AI Platform for Single Cell Taxonomy
Cell morphology data sets visualization
In my role as a senior machine learning engineer at Deepcell, I played a pivotal role in developing an advanced AI platform aimed at empowering researchers to analyze and classify cellular tissue composition through the examination of cell morphology. Collaborating closely with data scientists, I fine-tuned deep neural models on the Google Cloud Platform, employing diverse network architectures for the sorting, cleaning, and classification of cell images. To enhance computational efficiency, I leveraged preemptible TPUs and created a hyperparameter tuning tool, ensuring effective scheduling and monitoring of training performance.

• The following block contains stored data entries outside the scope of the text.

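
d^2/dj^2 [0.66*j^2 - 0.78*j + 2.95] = 1.32000000000000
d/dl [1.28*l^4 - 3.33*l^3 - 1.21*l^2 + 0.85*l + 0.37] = 5.12*l^3 - 9.99*l^2 - 2.42*l + 0.85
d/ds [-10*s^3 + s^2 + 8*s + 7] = -30*s^2 + 2*s + 8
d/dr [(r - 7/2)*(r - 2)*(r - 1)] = 3*r^2 - 13*r + 25/2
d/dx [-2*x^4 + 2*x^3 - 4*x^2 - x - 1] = -8*x^3 + 6*x^2 - 8*x - 1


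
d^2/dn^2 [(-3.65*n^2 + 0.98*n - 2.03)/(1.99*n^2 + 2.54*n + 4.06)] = (-1.4210854715202e-14*n^4 + 44.660376*n^3 + 128.704842*n^2 - 109.0719*n - 133.933716)/(7.880599*n^6 + 30.175962*n^5 + 86.75007*n^4 + 139.51712*n^3 + 176.98758*n^2 + 125.605032*n + 66.923416)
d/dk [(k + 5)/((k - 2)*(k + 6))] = (-k^2 - 10*k - 32)/(k^4 + 8*k^3 - 8*k^2 - 96*k + 144)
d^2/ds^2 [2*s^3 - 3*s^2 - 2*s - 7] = 12*s - 6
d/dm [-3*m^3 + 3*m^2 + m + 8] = -9*m^2 + 6*m + 1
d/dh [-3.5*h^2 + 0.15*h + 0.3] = 0.15 - 7.0*h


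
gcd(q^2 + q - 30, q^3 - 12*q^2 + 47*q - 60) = q - 5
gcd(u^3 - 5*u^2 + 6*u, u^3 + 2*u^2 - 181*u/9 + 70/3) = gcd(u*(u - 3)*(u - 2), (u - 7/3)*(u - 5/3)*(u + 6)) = 1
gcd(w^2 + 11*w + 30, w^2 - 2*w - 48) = w + 6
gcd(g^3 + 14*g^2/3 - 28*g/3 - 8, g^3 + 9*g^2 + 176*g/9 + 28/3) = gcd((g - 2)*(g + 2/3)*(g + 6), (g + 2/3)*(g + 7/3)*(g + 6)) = g^2 + 20*g/3 + 4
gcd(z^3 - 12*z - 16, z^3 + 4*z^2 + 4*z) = z^2 + 4*z + 4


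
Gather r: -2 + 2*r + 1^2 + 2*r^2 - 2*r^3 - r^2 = -2*r^3 + r^2 + 2*r - 1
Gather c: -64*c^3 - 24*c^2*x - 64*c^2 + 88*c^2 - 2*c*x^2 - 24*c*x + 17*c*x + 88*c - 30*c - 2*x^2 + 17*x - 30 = -64*c^3 + c^2*(24 - 24*x) + c*(-2*x^2 - 7*x + 58) - 2*x^2 + 17*x - 30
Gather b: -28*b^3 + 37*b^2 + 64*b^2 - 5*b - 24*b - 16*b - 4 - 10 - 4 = -28*b^3 + 101*b^2 - 45*b - 18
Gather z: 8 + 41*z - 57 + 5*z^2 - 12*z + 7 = 5*z^2 + 29*z - 42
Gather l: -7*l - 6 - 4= -7*l - 10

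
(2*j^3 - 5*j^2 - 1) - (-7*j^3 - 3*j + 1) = 9*j^3 - 5*j^2 + 3*j - 2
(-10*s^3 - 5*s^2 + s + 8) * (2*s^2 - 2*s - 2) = -20*s^5 + 10*s^4 + 32*s^3 + 24*s^2 - 18*s - 16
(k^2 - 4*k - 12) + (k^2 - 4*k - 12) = 2*k^2 - 8*k - 24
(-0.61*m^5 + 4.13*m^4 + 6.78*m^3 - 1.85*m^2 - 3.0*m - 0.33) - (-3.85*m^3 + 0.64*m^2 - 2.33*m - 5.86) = -0.61*m^5 + 4.13*m^4 + 10.63*m^3 - 2.49*m^2 - 0.67*m + 5.53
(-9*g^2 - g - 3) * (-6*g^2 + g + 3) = 54*g^4 - 3*g^3 - 10*g^2 - 6*g - 9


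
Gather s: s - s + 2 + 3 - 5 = 0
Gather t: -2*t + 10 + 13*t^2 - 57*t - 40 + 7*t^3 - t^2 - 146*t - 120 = 7*t^3 + 12*t^2 - 205*t - 150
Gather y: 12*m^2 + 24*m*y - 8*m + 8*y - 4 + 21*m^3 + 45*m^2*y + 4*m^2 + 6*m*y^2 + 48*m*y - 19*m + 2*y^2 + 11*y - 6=21*m^3 + 16*m^2 - 27*m + y^2*(6*m + 2) + y*(45*m^2 + 72*m + 19) - 10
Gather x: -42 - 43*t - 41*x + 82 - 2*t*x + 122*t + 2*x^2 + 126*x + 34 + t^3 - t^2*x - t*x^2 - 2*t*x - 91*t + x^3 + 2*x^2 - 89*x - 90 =t^3 - 12*t + x^3 + x^2*(4 - t) + x*(-t^2 - 4*t - 4) - 16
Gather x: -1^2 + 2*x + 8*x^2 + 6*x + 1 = 8*x^2 + 8*x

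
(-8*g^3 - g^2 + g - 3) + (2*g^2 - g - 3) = -8*g^3 + g^2 - 6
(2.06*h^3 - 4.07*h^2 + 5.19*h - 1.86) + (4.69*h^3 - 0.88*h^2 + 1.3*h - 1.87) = 6.75*h^3 - 4.95*h^2 + 6.49*h - 3.73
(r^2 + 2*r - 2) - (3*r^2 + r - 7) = -2*r^2 + r + 5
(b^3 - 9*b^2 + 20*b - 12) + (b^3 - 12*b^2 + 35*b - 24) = 2*b^3 - 21*b^2 + 55*b - 36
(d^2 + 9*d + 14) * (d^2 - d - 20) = d^4 + 8*d^3 - 15*d^2 - 194*d - 280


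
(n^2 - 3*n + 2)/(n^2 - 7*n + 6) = (n - 2)/(n - 6)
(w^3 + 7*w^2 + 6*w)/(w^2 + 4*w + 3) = w*(w + 6)/(w + 3)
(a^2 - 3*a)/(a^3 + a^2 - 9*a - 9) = a/(a^2 + 4*a + 3)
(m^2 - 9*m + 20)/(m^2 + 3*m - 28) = (m - 5)/(m + 7)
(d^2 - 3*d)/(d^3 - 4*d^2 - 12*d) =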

In addition to my contributions, I implemented TensorRT and ONNX model formats to facilitate model compression and translation, further optimizing the platform. The development also involved the creation of a model management service, delivering increased value to end-users. To address the challenge of working with vast amounts of legacy embeddings, I designed an index system, making them compatible with the latest deep learning network architecture. Furthermore, I established a robust data pipeline responsible for reading image data from an in-house instrument, applying computer vision augmentation, and pre-processing it into Tensorflow embeddings. The seamless integration of our proprietary instrument with cloud computing resources proved instrumental in assisting biologists and cross-functional teams in their exploration of novel cell cluster types, providing an innovative solution for advancing scientific research.